Ten of the world’s biggest carmakers were sued over claims that keyless ignitions lacking an automatic shut-off endanger drivers and passengers with deadly carbon monoxide fumes.

Manufacturers including Toyota Motor Corp., Ford Motor Co. and Honda Motor Co. have long known of the risks and failed to fix the defect even as 13 people have died, consumers said in a lawsuit filed Wednesday in Los Angeles federal court.

The allegations come as a battle over a different kind of ignition defect is being waged in New York federal court. Last year, General Motors Co. agreed to compensate victims killed or hurt when ignition switches requiring a key shut off when accidentally jostled.

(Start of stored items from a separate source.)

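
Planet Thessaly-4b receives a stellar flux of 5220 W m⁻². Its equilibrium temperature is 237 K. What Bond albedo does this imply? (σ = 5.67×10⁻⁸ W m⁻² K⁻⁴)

A ≈ 0.86

From T_eq⁴ = S(1−A)/(4σ): 1−A = 4σT_eq⁴/S.
1−A = 4 × 5.67×10⁻⁸ × (237)⁴ / 5220 = 0.137.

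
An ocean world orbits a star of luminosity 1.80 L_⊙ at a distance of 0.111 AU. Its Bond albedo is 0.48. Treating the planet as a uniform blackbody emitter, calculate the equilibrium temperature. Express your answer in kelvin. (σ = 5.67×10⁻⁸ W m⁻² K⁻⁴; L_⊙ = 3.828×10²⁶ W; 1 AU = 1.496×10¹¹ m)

d = 0.111 AU = 1.66×10¹⁰ m.
L = 1.80 × 3.828×10²⁶ = 6.89×10²⁶ W.
Flux: S = L/(4πd²) = 6.89×10²⁶/(4π×(1.66×10¹⁰)²) = 1.99×10⁵ W m⁻².
Energy balance: absorbed = emitted ⇒ πR²·S(1−A) = 4πR²·σT_eq⁴, so T_eq⁴ = S(1−A)/(4σ).
T_eq = [1.99×10⁵ × 0.52 / (4 × 5.67×10⁻⁸)]^(1/4) = (4.56×10¹¹)^(1/4) = 822 K.

T_eq ≈ 822 K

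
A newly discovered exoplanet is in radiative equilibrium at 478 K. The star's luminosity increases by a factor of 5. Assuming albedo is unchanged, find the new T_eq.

T_eq ∝ L^(1/4) · d^(−1/2).
T′ = 478 × 5^(1/4) = 715 K.

T_eq ≈ 715 K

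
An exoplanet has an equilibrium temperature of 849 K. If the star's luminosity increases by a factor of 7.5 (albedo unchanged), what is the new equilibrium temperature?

T_eq ≈ 1400 K

T_eq ∝ L^(1/4) · d^(−1/2).
T′ = 849 × 7.5^(1/4) = 1400 K.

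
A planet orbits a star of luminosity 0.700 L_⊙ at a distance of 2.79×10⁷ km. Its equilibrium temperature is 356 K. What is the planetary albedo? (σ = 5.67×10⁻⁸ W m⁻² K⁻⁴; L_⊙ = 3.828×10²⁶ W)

A ≈ 0.87

d = 2.79×10⁷ km = 2.79×10¹⁰ m.
L = 0.700 × 3.828×10²⁶ = 2.68×10²⁶ W.
Flux: S = L/(4πd²) = 2.68×10²⁶/(4π×(2.79×10¹⁰)²) = 2.74×10⁴ W m⁻².
From T_eq⁴ = S(1−A)/(4σ): 1−A = 4σT_eq⁴/S.
1−A = 4 × 5.67×10⁻⁸ × (356)⁴ / 2.74×10⁴ = 0.133.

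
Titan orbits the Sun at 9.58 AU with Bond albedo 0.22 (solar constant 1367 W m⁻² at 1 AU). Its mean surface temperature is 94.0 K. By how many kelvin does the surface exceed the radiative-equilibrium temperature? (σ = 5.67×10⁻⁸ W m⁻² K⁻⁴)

ΔT ≈ 9.4 K

S = 1367/9.58² = 14.89 W m⁻².
T_eq = [S(1−A)/(4σ)]^(1/4) = [14.89×0.78/(4×5.67×10⁻⁸)]^(1/4) = 84.6 K.
ΔT = T_surf − T_eq = 94 − 84.6.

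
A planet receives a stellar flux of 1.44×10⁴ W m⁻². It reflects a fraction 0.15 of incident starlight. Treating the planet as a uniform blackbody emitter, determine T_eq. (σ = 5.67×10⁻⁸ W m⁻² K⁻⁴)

T_eq ≈ 482 K

Energy balance: absorbed = emitted ⇒ πR²·S(1−A) = 4πR²·σT_eq⁴, so T_eq⁴ = S(1−A)/(4σ).
T_eq = [1.44×10⁴ × 0.85 / (4 × 5.67×10⁻⁸)]^(1/4) = (5.40×10¹⁰)^(1/4) = 482 K.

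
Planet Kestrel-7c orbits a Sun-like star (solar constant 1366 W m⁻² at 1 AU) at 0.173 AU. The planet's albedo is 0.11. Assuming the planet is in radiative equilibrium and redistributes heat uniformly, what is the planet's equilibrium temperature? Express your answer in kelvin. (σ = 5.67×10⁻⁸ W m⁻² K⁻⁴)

Flux at 0.173 AU: S = 1366/0.173² = 4.56×10⁴ W m⁻².
Energy balance: absorbed = emitted ⇒ πR²·S(1−A) = 4πR²·σT_eq⁴, so T_eq⁴ = S(1−A)/(4σ).
T_eq = [4.56×10⁴ × 0.89 / (4 × 5.67×10⁻⁸)]^(1/4) = (1.79×10¹¹)^(1/4) = 651 K.

T_eq ≈ 651 K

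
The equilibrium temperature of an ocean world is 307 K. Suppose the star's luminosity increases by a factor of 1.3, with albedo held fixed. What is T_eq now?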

The defect, found in millions of cars, would cause a loss of power to brakes, steering and air bags.

The car buyers in the new, keyless litigation seek to sue the companies as a nationwide group for failing to recall the vehicles.

“Drivers have parked their affected vehicles inside their garages and removed the keyless fobs, only to later discover that the engines never actually turned off,” according to the complaint. “As a result, deadly carbon monoxide — often referred to as the ‘silent killer’ because it is a colorless, odorless gas — can fill enclosed spaces and spread to the attached homes.”

Aaron Fowles, a spokesman for Toyota’s U.S. unit, declined to comment on the Los Angeles lawsuit. Whitney Eichinger, a Ford spokeswoman, didn’t immediately return a call after normal business hours seeking comment.

The case is Draeger v. Toyota Motor Sales USA, 15-CV-06491, U.S. District Court, Central District of California (Los Angeles).